Analysts Alex Strick van Linschoten and Felix Kuehn combed their inboxes for 22 months’ worth of press releases from the NATO command, known as ISAF, dating from Sept. 1, 2009. They couldn’t exactly draw conclusions about whether all the kill-or-capture missions announced in the press releases have worked. But they could determine how ISAF marks success. The raids detailed in the ISAF releases show a “steady general increase in reported kills and captures each month until June 2011,” Strick van Linschoten and Kuehn write. The subsequent decline might be caused by an “unsustainable pace of capture?or?kill operations and the departure of General Petraeus.”
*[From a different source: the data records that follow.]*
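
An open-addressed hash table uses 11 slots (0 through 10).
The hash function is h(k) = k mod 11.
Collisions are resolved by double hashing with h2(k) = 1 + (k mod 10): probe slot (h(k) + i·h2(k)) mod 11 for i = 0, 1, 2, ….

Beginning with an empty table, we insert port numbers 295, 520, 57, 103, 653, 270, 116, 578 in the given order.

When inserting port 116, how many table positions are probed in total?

4

Insert 295: h=9, slot 9 empty → index 9.
Insert 520: h=3, slot 3 empty → index 3.
Insert 57: h=2, slot 2 empty → index 2.
Insert 103: h=4, slot 4 empty → index 4.
Insert 653: h=4, h2=4, slot 4 occupied → index 8.
Insert 270: h=6, slot 6 empty → index 6.
Insert 116: h=6, h2=7, slots 6,2,9 occupied → index 5.
Insert 578: h=6, h2=9, slots 6,4,2 occupied → index 0.
Table: [578, ∅, 57, 520, 103, 116, 270, ∅, 653, 295, ∅]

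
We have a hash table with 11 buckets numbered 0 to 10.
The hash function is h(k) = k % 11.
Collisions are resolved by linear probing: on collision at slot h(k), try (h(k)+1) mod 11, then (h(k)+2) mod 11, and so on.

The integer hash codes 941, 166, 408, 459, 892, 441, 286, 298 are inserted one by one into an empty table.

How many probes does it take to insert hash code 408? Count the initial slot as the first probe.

941 hashes to 6; slot 6 is free -> place at 6.
166 hashes to 1; slot 1 is free -> place at 1.
408 hashes to 1; 1 taken -> place at 2.
459 hashes to 8; slot 8 is free -> place at 8.
892 hashes to 1; 1,2 taken -> place at 3.
441 hashes to 1; 1,2,3 taken -> place at 4.
286 hashes to 0; slot 0 is free -> place at 0.
298 hashes to 1; 1,2,3,4 taken -> place at 5.
Table: [286, 166, 408, 892, 441, 298, 941, -, 459, -, -]

2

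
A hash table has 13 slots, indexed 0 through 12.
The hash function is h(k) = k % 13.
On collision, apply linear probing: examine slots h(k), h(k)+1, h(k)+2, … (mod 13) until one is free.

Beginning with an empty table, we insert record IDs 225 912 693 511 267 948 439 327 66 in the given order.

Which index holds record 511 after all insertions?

225: h=4 → slot 4
912: h=2 → slot 2
693: h=4, probe 4,5 → slot 5
511: h=4, probe 4,5,6 → slot 6
267: h=7 → slot 7
948: h=12 → slot 12
439: h=10 → slot 10
327: h=2, probe 2,3 → slot 3
66: h=1 → slot 1
Table: [-, 66, 912, 327, 225, 693, 511, 267, -, -, 439, -, 948]

6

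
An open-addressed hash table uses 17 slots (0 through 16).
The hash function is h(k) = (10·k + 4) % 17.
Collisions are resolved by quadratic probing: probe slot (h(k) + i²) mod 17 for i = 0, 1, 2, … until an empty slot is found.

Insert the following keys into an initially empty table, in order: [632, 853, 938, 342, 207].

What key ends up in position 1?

632 hashes to 0; slot 0 is free => place at 0.
853 hashes to 0; 0 taken => place at 1.
938 hashes to 0; 0,1 taken => place at 4.
342 hashes to 7; slot 7 is free => place at 7.
207 hashes to 0; 0,1,4 taken => place at 9.
Table: [632, 853, _, _, 938, _, _, 342, _, 207, _, _, _, _, _, _, _]

853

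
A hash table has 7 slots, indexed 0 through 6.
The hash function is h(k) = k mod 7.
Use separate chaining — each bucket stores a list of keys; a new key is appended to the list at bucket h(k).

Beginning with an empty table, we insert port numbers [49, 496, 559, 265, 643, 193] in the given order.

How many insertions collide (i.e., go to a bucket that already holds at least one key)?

3

Insert 49: h=0, bucket 0 empty -> new chain.
Insert 496: h=6, bucket 6 empty -> new chain.
Insert 559: h=6, bucket 6 nonempty -> append to chain.
Insert 265: h=6, bucket 6 nonempty -> append to chain.
Insert 643: h=6, bucket 6 nonempty -> append to chain.
Insert 193: h=4, bucket 4 empty -> new chain.
Final buckets:
0: 49
1: .
2: .
3: .
4: 193
5: .
6: 496 -> 559 -> 265 -> 643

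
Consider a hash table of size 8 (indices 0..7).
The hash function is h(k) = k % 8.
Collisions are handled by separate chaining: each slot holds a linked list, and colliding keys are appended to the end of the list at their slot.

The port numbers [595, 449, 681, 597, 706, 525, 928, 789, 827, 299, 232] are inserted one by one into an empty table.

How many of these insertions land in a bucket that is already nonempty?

595 -> bucket 3
449 -> bucket 1
681 -> bucket 1 (collision)
597 -> bucket 5
706 -> bucket 2
525 -> bucket 5 (collision)
928 -> bucket 0
789 -> bucket 5 (collision)
827 -> bucket 3 (collision)
299 -> bucket 3 (collision)
232 -> bucket 0 (collision)
Final buckets:
0: 928 -> 232
1: 449 -> 681
2: 706
3: 595 -> 827 -> 299
4: -
5: 597 -> 525 -> 789
6: -
7: -

6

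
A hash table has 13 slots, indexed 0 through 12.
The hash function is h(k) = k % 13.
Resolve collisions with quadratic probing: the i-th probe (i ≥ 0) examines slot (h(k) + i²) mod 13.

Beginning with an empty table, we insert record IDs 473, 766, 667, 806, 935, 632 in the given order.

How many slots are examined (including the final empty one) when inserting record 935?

3

473 hashes to 5; slot 5 is free → place at 5.
766 hashes to 12; slot 12 is free → place at 12.
667 hashes to 4; slot 4 is free → place at 4.
806 hashes to 0; slot 0 is free → place at 0.
935 hashes to 12; 12,0 taken → place at 3.
632 hashes to 8; slot 8 is free → place at 8.
Table: [806, ∅, ∅, 935, 667, 473, ∅, ∅, 632, ∅, ∅, ∅, 766]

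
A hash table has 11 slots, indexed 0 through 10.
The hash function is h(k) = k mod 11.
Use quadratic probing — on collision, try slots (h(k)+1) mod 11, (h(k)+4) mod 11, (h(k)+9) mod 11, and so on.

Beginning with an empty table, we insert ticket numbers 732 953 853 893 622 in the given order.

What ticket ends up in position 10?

853

Insert 732: h=6, slot 6 empty -> index 6.
Insert 953: h=7, slot 7 empty -> index 7.
Insert 853: h=6, slots 6,7 occupied -> index 10.
Insert 893: h=2, slot 2 empty -> index 2.
Insert 622: h=6, slots 6,7,10 occupied -> index 4.
Table: [—, —, 893, —, 622, —, 732, 953, —, —, 853]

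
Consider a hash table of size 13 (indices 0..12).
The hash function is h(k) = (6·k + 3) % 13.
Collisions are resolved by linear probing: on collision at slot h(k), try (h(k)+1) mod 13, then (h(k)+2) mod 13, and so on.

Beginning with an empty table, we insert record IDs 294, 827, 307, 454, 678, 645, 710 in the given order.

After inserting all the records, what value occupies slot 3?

294 hashes to 12; slot 12 is free → place at 12.
827 hashes to 12; 12 taken → place at 0.
307 hashes to 12; 12,0 taken → place at 1.
454 hashes to 10; slot 10 is free → place at 10.
678 hashes to 2; slot 2 is free → place at 2.
645 hashes to 12; 12,0,1,2 taken → place at 3.
710 hashes to 12; 12,0,1,2,3 taken → place at 4.
Table: [827, 307, 678, 645, 710, —, —, —, —, —, 454, —, 294]

645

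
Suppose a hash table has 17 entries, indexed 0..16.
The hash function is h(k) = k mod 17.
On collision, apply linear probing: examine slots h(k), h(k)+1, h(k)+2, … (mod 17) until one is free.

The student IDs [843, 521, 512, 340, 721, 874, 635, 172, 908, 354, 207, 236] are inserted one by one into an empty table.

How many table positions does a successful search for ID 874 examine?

843 hashes to 10; slot 10 is free => place at 10.
521 hashes to 11; slot 11 is free => place at 11.
512 hashes to 2; slot 2 is free => place at 2.
340 hashes to 0; slot 0 is free => place at 0.
721 hashes to 7; slot 7 is free => place at 7.
874 hashes to 7; 7 taken => place at 8.
635 hashes to 6; slot 6 is free => place at 6.
172 hashes to 2; 2 taken => place at 3.
908 hashes to 7; 7,8 taken => place at 9.
354 hashes to 14; slot 14 is free => place at 14.
207 hashes to 3; 3 taken => place at 4.
236 hashes to 15; slot 15 is free => place at 15.
Table: [340, -, 512, 172, 207, -, 635, 721, 874, 908, 843, 521, -, -, 354, 236, -]
Lookup 874: h=7, probe 7,8 → found at 8.

2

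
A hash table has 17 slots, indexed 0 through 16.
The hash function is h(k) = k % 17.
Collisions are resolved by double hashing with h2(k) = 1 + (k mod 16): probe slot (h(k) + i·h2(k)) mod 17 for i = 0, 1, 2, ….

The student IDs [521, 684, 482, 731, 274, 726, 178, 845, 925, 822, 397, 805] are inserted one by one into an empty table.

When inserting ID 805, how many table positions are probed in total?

521: h=11 → slot 11
684: h=4 → slot 4
482: h=6 → slot 6
731: h=0 → slot 0
274: h=2 → slot 2
726: h=12 → slot 12
178: h=8 → slot 8
845: h=12, h2=14, probe 12,9 → slot 9
925: h=7 → slot 7
822: h=6, h2=7, probe 6,13 → slot 13
397: h=6, h2=14, probe 6,3 → slot 3
805: h=6, h2=6, probe 6,12,1 → slot 1
Table: [731, 805, 274, 397, 684, -, 482, 925, 178, 845, -, 521, 726, 822, -, -, -]

3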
But the researchers found more than that. They were able to get a sense of where the raids occur; how frequently they took place; and how many Afghans — insurgent and civilian — they affected. To represent that data, they turned to the Guardian’s Simon Rogers and his Data Blog.
Using data tools like Tinderbox and Google Maps overlays, the team created a series of visual representations of the raids’ impact. Rogers and Strick van Linschoten were kind enough to share the map above with Danger Room. Toggle over it, and you’ll get a province-by-province breakdown of how many people were killed and detained; how often operations to kill or capture them took place; and what the ratio is of suspected insurgents iced and nabbed.
What does this all mean for a 10-year old war? There isn’t exactly data to resolve that question, so you’ll still have to draw your own conclusions.